La segunda parte del juicio de extradición de Julian Assange a Estados Unidos, que debía comenzar el 18 de mayo, será aplazada a una fecha alternativa a consecuencia del coronavirus, según confirmó la magistrada de Westminster que preside el caso, Vanessa Baritser.

"Estoy de acuerdo en revocar esa vista judicial y fijarla en otra fecha", declaró la magistrada en una sesión administrativa que se celebró telemáticamente, y sobre la cual informó el sitio Sputnik Mundo.

El fundador de WikiLeaks no pudo seguir esta sesión preliminar por motivos de salud, según declaró el equipo de su defensa.

La fecha de la reanudación del juicio contra Assange, que está recluido en la prisión de alta seguridad de Belmarsh, en el sureste de Londres, se fijará en otra vista preliminar, prevista en principio para el 4 de mayo.

"El señor Assange encarará la batalla de David contra Goliat con sus manos atadas a la espalda", protestó Edward Fitzgerald, principal letrado del periodista australiano en el proceso contra la orden de entrega a EEUU.
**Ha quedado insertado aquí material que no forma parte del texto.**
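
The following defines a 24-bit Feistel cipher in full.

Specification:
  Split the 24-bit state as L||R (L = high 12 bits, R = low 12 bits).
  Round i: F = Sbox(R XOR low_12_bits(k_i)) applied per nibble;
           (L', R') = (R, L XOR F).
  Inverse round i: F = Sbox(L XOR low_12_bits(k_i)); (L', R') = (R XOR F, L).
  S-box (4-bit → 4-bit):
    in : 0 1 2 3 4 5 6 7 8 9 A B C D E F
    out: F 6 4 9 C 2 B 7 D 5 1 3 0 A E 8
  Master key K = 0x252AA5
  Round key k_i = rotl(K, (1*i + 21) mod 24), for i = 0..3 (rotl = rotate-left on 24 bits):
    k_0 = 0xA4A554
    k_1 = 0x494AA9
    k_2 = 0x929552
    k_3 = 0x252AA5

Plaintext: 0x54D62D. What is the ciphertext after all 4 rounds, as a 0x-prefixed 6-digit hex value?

0x17DED6

s_0 = plaintext = 0x54D62D
s_1 = Round(s_0, k_0) = 0x62DC38
s_2 = Round(s_1, k_1) = 0xC38D7B
s_3 = Round(s_2, k_2) = 0xD7B17D
s_4 = Round(s_3, k_3) = 0x17DED6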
Fitzgerald se refirió a los problemas de comunicación durante la vista y la falta de acceso a su cliente, quien sigue recluido más de 23 horas en la celda debido a las restricciones y precauciones sanitarias contra el Covid-19.

"Aparte de cortas conversaciones por teléfono, no hemos tenido acceso directo al señor Assange desde hace más de un mes", protestó.

Fitzgerald agregó que celebrar por vídeo y conexión telefónica la segunda fase del juicio, en que están llamados a declarar decenas de testigos, no va en el "interés de la justicia transparente".

Baritser había rechazado hasta la fecha todas las reclamaciones de la defensa del australiano, desde la libertad condicional, al arresto domiciliario o aplazamiento del proceso durante la crisis del coronavirus.

La Fiscalía británica, que representa a EE.UU., apoyó plenamente posponer las sesiones judiciales.

La juez aceptó finalmente la nueva realidad de la orden de confinamiento nacional, que el Gobierno espera prolongar en las próximas semanas.

EEUU reclama la extradición del exdirector de WikiLeaks para juzgarlo por 17 presuntos delitos de espionaje y uno de intento de intromisión en sistemas informativos, que se penalizan con hasta 175 años en prisión.